Rethinking Intelligent Support for Learning in Groups

June 23rd, 2018

Workshop to be held at the International Conference of the Learning Sciences, ICLS'18

as part of the The Festival of Learning, London, UK

Theme and goals

The capture and analysis of rich data in collaborative learning environments using computational methods has long played an important role in developing understanding through the generation of insightful empirical findings and robust theoretical models of the complexity of learning in groups. However, applying data-intensive methods in authentic contexts to support collaborative learning is not straightforward. Addressing the challenges of data-driven live support has become a key area of focus for research agendas in Computer-Supported Collaborative Learning and Learning Sciences communities as well as other data-intensive technology-enhanced learning communities represented at the Festival of Learning. This workshop aims to bring together learning science theory with computational methods in service of providing in-the-moment support for collaborative learning. The primary goal of the workshop is to use a process of collaborative design and extended discussion to generate shared understandings of the sometimes divergent perspectives of these different communities around using analytics, adaptivity, and adaptability for supporting learning in groups. Additionally, this workshop aims to identify still unsolved challenges and future research lines in providing intelligent support for collaborative learning, laying the groundwork for joint research efforts.

Rethinking Intelligent Support for Learning in Groups (ReISLG) is the successor of a series of workshops successfully conducted in a number of conferences in previous years. The primary goal of this workshop is to

generate common understandings of the sometimes divergent perspectives of different research communities on the use of data to support collaborative learning.

These communities include the LS, CSCL, technology-enhanced learning (TEL), artificial intelligence in education (AIED/EDM), learning at scale (L@S) and learning analytics (LAK). To make advancements in this area of research, it is important to bring together diverse perspectives to help identify the challenges and areas that are feasible for joint research efforts.

Who is this workshop for?

This is a full day workshop that will be held on June 23rd. We encourage application for participation from across different research communities, including LS, CSCL, TEL, AIED, LAK, and EDM. The intended audience includes participants interested in developing analytic, adaptive, and adaptable ways to support learning in groups who are interested in opening a multidisciplinary conversation aimed at addressing the overarching challenge of integrating and coordinating the technical and pedagogical means that are required to provide support to student’s learning across different social planes.


Expected outcomes

The expected outcomes and contributions of the workshop are the following:

1. Definition of a mid-term design vision of intelligent support for learning in groups. The workshop will bring together the sub-communities within CSCL/LS, TEL, AIED, L@S, LAK and EDM with the goal of contributing and sharing expert experiences that can help guide future research and development to creates tools that can provide support for learning in groups.
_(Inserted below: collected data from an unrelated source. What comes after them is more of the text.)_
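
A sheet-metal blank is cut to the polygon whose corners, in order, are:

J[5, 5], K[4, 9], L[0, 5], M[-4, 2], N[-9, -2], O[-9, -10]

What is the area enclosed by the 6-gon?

Apply the shoelace formula: 2A = Σ (x_i·y_{i+1} − x_{i+1}·y_i), indices taken mod 6.
J→K: (5)(9) − (4)(5) = 25
K→L: (4)(5) − (0)(9) = 20
L→M: (0)(2) − (-4)(5) = 20
M→N: (-4)(-2) − (-9)(2) = 26
N→O: (-9)(-10) − (-9)(-2) = 72
O→J: (-9)(5) − (5)(-10) = 5
Σ = 168
Area = |Σ|/2 = 84.

84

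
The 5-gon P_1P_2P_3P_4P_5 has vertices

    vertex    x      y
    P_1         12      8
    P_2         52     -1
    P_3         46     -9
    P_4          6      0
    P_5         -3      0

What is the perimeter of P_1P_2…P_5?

|P_1P_2| = √((40)² + (-9)²) = √1681 = 41
|P_2P_3| = √((-6)² + (-8)²) = √100 = 10
|P_3P_4| = √((-40)² + (9)²) = √1681 = 41
|P_4P_5| = √((-9)² + (0)²) = √81 = 9
|P_5P_1| = √((15)² + (8)²) = √289 = 17
Perimeter = 41 + 10 + 41 + 9 + 17 = 118.

118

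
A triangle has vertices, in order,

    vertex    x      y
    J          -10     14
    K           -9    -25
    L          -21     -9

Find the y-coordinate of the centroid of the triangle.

Apply Gauss's area formula. First the cross-terms c_i = x_i·y_{i+1} − x_{i+1}·y_i:
  376, -444, -384  ⇒  2A = -452, A = -226.
Then Σ (y_i + y_{i+1})·c_i = 9040, so ȳ = 9040 / (6·(-226)) = -20/3.

-20/3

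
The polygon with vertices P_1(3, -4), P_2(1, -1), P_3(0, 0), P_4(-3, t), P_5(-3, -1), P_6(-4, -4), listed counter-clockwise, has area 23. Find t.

Write out the shoelace sum; only the two edges meeting at P_4 involve t:
2·Area = [(0·t − (-3)·0) + ((-3)·(-1) − (-3)·t)] + 37
       = 3·t + 40 = 46
⇒ t = 2.

2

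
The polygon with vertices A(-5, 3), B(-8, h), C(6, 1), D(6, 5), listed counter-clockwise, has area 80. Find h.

-7

The doubled signed area Σ (x_i y_{i+1} − x_{i+1} y_i) is linear in h.
With h=0 it equals 83; the coefficient of h is -11 (from the two edges through B).
So -11·h + 83 = 2·80 = 160 ⇒ h = -7.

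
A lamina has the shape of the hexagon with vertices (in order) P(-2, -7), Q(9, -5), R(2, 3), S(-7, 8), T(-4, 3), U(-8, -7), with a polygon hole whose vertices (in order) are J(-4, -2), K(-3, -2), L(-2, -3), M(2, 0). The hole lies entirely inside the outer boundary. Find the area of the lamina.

121.5

Outer boundary:
Apply the shoelace (surveyor's) formula: 2A = Σ (x_i·y_{i+1} − x_{i+1}·y_i), indices taken mod 6.
Cross-terms: 73, 37, 37, 11, 52, 42  ⇒  Σ = 252
Area = |Σ|/2 = 126.
Hole:
Apply Gauss's area formula: 2A = Σ (x_i·y_{i+1} − x_{i+1}·y_i), indices taken mod 4.
Σ = (2) + (5) + (6) + (-4) = 9
Area = |Σ|/2 = 4.5.
Net area = 126 − 4.5 = 121.5.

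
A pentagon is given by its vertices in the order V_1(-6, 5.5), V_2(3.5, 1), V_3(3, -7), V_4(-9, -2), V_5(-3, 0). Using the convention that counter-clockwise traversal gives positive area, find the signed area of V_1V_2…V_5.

Apply Gauss's area formula: 2A = Σ (x_i·y_{i+1} − x_{i+1}·y_i), indices taken mod 5.
Σ = (-25.25) + (-27.5) + (-69) + (-6) + (-16.5) = -144.25
Signed area = Σ/2 = -72.125 (negative ⇒ clockwise traversal).

-72.125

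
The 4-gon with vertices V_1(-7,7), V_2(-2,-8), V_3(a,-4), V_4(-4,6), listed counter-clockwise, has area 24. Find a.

-2

Write out the shoelace sum; only the two edges meeting at V_3 involve a:
2·Area = [((-2)·(-4) − a·(-8)) + (a·6 − (-4)·(-4))] + 84
       = 14·a + 76 = 48
⇒ a = -2.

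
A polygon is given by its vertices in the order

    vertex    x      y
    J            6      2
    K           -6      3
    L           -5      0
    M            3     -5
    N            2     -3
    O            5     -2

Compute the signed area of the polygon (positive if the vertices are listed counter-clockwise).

Apply Gauss's area formula: 2A = Σ (x_i·y_{i+1} − x_{i+1}·y_i), indices taken mod 6.
Σ = (30) + (15) + (25) + (1) + (11) + (22) = 104
Signed area = Σ/2 = 52 (positive ⇒ counter-clockwise traversal).

52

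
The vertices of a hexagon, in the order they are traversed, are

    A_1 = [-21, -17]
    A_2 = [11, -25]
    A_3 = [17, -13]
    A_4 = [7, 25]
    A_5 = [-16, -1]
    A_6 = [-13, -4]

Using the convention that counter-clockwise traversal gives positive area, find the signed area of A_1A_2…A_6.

Apply Gauss's area formula: 2A = Σ (x_i·y_{i+1} − x_{i+1}·y_i), indices taken mod 6.
A_1→A_2: (-21)(-25) − (11)(-17) = 712
A_2→A_3: (11)(-13) − (17)(-25) = 282
A_3→A_4: (17)(25) − (7)(-13) = 516
A_4→A_5: (7)(-1) − (-16)(25) = 393
A_5→A_6: (-16)(-4) − (-13)(-1) = 51
A_6→A_1: (-13)(-17) − (-21)(-4) = 137
Σ = 2091
Signed area = Σ/2 = 1045.5 (positive ⇒ counter-clockwise traversal).

1045.5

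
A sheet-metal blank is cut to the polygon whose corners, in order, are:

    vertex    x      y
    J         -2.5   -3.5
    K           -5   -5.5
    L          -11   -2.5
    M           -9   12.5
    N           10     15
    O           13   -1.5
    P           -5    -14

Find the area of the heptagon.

444.375

Apply the surveyor's formula: 2A = Σ (x_i·y_{i+1} − x_{i+1}·y_i), indices taken mod 7.
Σ = (-3.75) + (-48) + (-160) + (-260) + (-210) + (-189.5) + (-17.5) = -888.75
Area = |Σ|/2 = 444.375.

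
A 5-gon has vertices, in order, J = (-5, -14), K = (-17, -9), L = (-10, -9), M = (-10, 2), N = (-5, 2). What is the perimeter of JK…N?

|JK| = √((-12)² + (5)²) = √169 = 13
|KL| = √((7)² + (0)²) = √49 = 7
|LM| = √((0)² + (11)²) = √121 = 11
|MN| = √((5)² + (0)²) = √25 = 5
|NJ| = √((0)² + (-16)²) = √256 = 16
Perimeter = 13 + 7 + 11 + 5 + 16 = 52.

52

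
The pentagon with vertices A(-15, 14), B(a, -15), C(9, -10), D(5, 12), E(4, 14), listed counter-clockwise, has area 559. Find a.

The doubled signed area Σ (x_i y_{i+1} − x_{i+1} y_i) is linear in a.
With a=0 it equals 806; the coefficient of a is -24 (from the two edges through B).
So -24·a + 806 = 2·559 = 1118 ⇒ a = -13.

-13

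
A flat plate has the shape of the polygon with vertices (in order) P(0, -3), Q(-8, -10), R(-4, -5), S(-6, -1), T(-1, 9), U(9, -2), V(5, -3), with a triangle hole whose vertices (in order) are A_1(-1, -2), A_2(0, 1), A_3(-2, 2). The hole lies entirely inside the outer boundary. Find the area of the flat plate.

104.5

Outer boundary:
P→Q: (0)(-10) − (-8)(-3) = -24
Q→R: (-8)(-5) − (-4)(-10) = 0
R→S: (-4)(-1) − (-6)(-5) = -26
S→T: (-6)(9) − (-1)(-1) = -55
T→U: (-1)(-2) − (9)(9) = -79
U→V: (9)(-3) − (5)(-2) = -17
V→P: (5)(-3) − (0)(-3) = -15
Σ = -216
Area = |Σ|/2 = 108.
Hole:
Apply the shoelace formula: 2A = Σ (x_i·y_{i+1} − x_{i+1}·y_i), indices taken mod 3.
Σ = (-1) + (2) + (6) = 7
Area = |Σ|/2 = 3.5.
Net area = 108 − 3.5 = 104.5.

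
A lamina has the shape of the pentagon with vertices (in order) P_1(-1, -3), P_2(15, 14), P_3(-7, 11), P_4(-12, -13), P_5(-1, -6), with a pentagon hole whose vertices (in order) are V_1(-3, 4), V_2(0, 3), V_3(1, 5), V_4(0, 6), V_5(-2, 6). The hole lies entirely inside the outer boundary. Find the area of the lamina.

Outer boundary:
Apply Gauss's area formula: 2A = Σ (x_i·y_{i+1} − x_{i+1}·y_i), indices taken mod 5.
P_1→P_2: (-1)(14) − (15)(-3) = 31
P_2→P_3: (15)(11) − (-7)(14) = 263
P_3→P_4: (-7)(-13) − (-12)(11) = 223
P_4→P_5: (-12)(-6) − (-1)(-13) = 59
P_5→P_1: (-1)(-3) − (-1)(-6) = -3
Σ = 573
Area = |Σ|/2 = 286.5.
Hole:
Apply the shoelace (surveyor's) formula: 2A = Σ (x_i·y_{i+1} − x_{i+1}·y_i), indices taken mod 5.
V_1→V_2: (-3)(3) − (0)(4) = -9
V_2→V_3: (0)(5) − (1)(3) = -3
V_3→V_4: (1)(6) − (0)(5) = 6
V_4→V_5: (0)(6) − (-2)(6) = 12
V_5→V_1: (-2)(4) − (-3)(6) = 10
Σ = 16
Area = |Σ|/2 = 8.
Net area = 286.5 − 8 = 278.5.

278.5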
Particularly, we will aim to define 5-10 forward-looking visions for this design space that will be captured in a white paper and as part of a workshop report.
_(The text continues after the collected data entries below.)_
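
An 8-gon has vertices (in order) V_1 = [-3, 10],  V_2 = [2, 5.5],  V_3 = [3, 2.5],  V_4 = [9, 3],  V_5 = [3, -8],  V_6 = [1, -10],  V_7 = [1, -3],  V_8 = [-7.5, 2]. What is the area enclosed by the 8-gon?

Apply the shoelace (surveyor's) formula: 2A = Σ (x_i·y_{i+1} − x_{i+1}·y_i), indices taken mod 8.
Σ = (-36.5) + (-11.5) + (-13.5) + (-81) + (-22) + (7) + (-20.5) + (-69) = -247
Area = |Σ|/2 = 123.5.

123.5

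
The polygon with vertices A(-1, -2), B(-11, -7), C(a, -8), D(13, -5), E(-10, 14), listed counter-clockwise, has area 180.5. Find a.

9

Write out the shoelace sum; only the two edges meeting at C involve a:
2·Area = [((-11)·(-8) − a·(-7)) + (a·(-5) − 13·(-8))] + 151
       = 2·a + 343 = 361
⇒ a = 9.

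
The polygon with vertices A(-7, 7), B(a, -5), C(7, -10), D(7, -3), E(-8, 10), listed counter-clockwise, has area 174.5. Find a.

-10

Write out the shoelace sum; only the two edges meeting at B involve a:
2·Area = [((-7)·(-5) − a·7) + (a·(-10) − 7·(-5))] + 109
       = -17·a + 179 = 349
⇒ a = -10.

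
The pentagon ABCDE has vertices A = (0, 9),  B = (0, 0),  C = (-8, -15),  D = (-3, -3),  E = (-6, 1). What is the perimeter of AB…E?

54

|AB| = √((0)² + (-9)²) = √81 = 9
|BC| = √((-8)² + (-15)²) = √289 = 17
|CD| = √((5)² + (12)²) = √169 = 13
|DE| = √((-3)² + (4)²) = √25 = 5
|EA| = √((6)² + (8)²) = √100 = 10
Perimeter = 9 + 17 + 13 + 5 + 10 = 54.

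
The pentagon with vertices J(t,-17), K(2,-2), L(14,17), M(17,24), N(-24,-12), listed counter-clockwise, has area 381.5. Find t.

Write out the shoelace sum; only the two edges meeting at J involve t:
2·Area = [((-24)·(-17) − t·(-12)) + (t·(-2) − 2·(-17))] + 481
       = 10·t + 923 = 763
⇒ t = -16.

-16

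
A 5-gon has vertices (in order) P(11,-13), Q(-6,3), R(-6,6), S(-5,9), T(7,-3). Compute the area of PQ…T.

96.5

Apply the shoelace formula: 2A = Σ (x_i·y_{i+1} − x_{i+1}·y_i), indices taken mod 5.
Σ = (-45) + (-18) + (-24) + (-48) + (-58) = -193
Area = |Σ|/2 = 96.5.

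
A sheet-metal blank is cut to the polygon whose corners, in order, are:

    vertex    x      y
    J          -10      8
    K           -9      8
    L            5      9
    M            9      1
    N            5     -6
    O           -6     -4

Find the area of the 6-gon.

204

Cross-terms: -8, -121, -76, -59, -56, -88  ⇒  Σ = -408
Area = |Σ|/2 = 204.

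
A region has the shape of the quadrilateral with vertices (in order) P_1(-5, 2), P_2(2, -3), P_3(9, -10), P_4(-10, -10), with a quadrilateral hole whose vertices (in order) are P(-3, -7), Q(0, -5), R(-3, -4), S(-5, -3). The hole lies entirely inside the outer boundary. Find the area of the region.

113.5

Outer boundary:
Cross-terms: 11, 7, -190, -70  ⇒  Σ = -242
Area = |Σ|/2 = 121.
Hole:
Apply the shoelace formula: 2A = Σ (x_i·y_{i+1} − x_{i+1}·y_i), indices taken mod 4.
Cross-terms: 15, -15, -11, 26  ⇒  Σ = 15
Area = |Σ|/2 = 7.5.
Net area = 121 − 7.5 = 113.5.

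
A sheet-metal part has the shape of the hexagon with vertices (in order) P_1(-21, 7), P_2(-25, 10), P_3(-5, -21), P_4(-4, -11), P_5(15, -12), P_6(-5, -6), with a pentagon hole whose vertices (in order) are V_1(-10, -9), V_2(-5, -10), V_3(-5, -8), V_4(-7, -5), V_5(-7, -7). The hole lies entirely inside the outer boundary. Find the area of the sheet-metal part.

Outer boundary:
Apply the shoelace (surveyor's) formula: 2A = Σ (x_i·y_{i+1} − x_{i+1}·y_i), indices taken mod 6.
Cross-terms: -35, 575, -29, 213, -150, -161  ⇒  Σ = 413
Area = |Σ|/2 = 206.5.
Hole:
Σ = (55) + (-10) + (-31) + (14) + (-7) = 21
Area = |Σ|/2 = 10.5.
Net area = 206.5 − 10.5 = 196.

196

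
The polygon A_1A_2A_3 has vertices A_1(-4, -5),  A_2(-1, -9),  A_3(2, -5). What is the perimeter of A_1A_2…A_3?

16

|A_1A_2| = √((3)² + (-4)²) = √25 = 5
|A_2A_3| = √((3)² + (4)²) = √25 = 5
|A_3A_1| = √((-6)² + (0)²) = √36 = 6
Perimeter = 5 + 5 + 6 = 16.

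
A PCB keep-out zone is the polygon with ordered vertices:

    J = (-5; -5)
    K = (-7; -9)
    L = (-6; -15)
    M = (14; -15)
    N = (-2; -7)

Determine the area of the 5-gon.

Apply the shoelace (surveyor's) formula: 2A = Σ (x_i·y_{i+1} − x_{i+1}·y_i), indices taken mod 5.
Σ = (10) + (51) + (300) + (-128) + (-25) = 208
Area = |Σ|/2 = 104.

104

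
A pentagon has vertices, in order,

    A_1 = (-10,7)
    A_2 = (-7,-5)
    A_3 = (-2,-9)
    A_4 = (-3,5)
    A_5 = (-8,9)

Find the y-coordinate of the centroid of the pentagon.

Apply the shoelace (surveyor's) formula. First the cross-terms c_i = x_i·y_{i+1} − x_{i+1}·y_i:
  99, 53, -37, 13, 34  ⇒  2A = 162, A = 81.
Then Σ (y_i + y_{i+1})·c_i = 330, so ȳ = 330 / (6·81) = 55/81.

55/81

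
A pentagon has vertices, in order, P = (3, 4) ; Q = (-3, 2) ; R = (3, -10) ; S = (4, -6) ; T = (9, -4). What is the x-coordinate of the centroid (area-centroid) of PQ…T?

2.72

Apply the shoelace formula. First the cross-terms c_i = x_i·y_{i+1} − x_{i+1}·y_i:
  18, 24, 22, 38, 48  ⇒  2A = 150, A = 75.
Then Σ (x_i + x_{i+1})·c_i = 1224, so x̄ = 1224 / (6·75) = 2.72.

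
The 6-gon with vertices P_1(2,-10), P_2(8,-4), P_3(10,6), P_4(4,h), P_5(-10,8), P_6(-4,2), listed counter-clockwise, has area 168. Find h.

6

Write out the shoelace sum; only the two edges meeting at P_4 involve h:
2·Area = [(10·h − 4·6) + (4·8 − (-10)·h)] + 208
       = 20·h + 216 = 336
⇒ h = 6.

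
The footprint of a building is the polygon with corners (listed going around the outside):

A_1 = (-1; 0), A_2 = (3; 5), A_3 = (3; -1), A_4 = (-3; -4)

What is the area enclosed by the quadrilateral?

21

Σ = (-5) + (-18) + (-15) + (-4) = -42
Area = |Σ|/2 = 21.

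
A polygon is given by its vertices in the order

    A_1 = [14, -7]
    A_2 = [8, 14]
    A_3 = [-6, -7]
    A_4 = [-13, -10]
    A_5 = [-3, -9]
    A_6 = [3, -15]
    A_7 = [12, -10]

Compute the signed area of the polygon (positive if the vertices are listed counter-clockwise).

307

Apply the shoelace (surveyor's) formula: 2A = Σ (x_i·y_{i+1} − x_{i+1}·y_i), indices taken mod 7.
Cross-terms: 252, 28, -31, 87, 72, 150, 56  ⇒  Σ = 614
Signed area = Σ/2 = 307 (positive ⇒ counter-clockwise traversal).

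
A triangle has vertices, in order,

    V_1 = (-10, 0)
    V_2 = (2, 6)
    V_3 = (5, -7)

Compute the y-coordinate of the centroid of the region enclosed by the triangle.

Apply Gauss's area formula. First the cross-terms c_i = x_i·y_{i+1} − x_{i+1}·y_i:
  -60, -44, -70  ⇒  2A = -174, A = -87.
Then Σ (y_i + y_{i+1})·c_i = 174, so ȳ = 174 / (6·(-87)) = -1/3.

-1/3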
2. Definition of the research space. This workshop will also aim to help identify unsolved challenges and future research lines at the intersection between the learning sciences and the educational data science in support of collaborating groups and set a grounding for possible joint research efforts. This will be captured in a in a white paper and as part of a workshop report. It may seed further work leading to a journal publication.

3. Dissemination of research and design visions to the learning sciences and educational data science communities. All the materials of the workshop, including the outcomes listed above, briefing documents created before and during the workshop, and the individual contributions (submissions - see below) of the workshop participants will be made available through the workshop’s website so other members of the learning sciences and related communities can benefit and further contribute to the design and research space.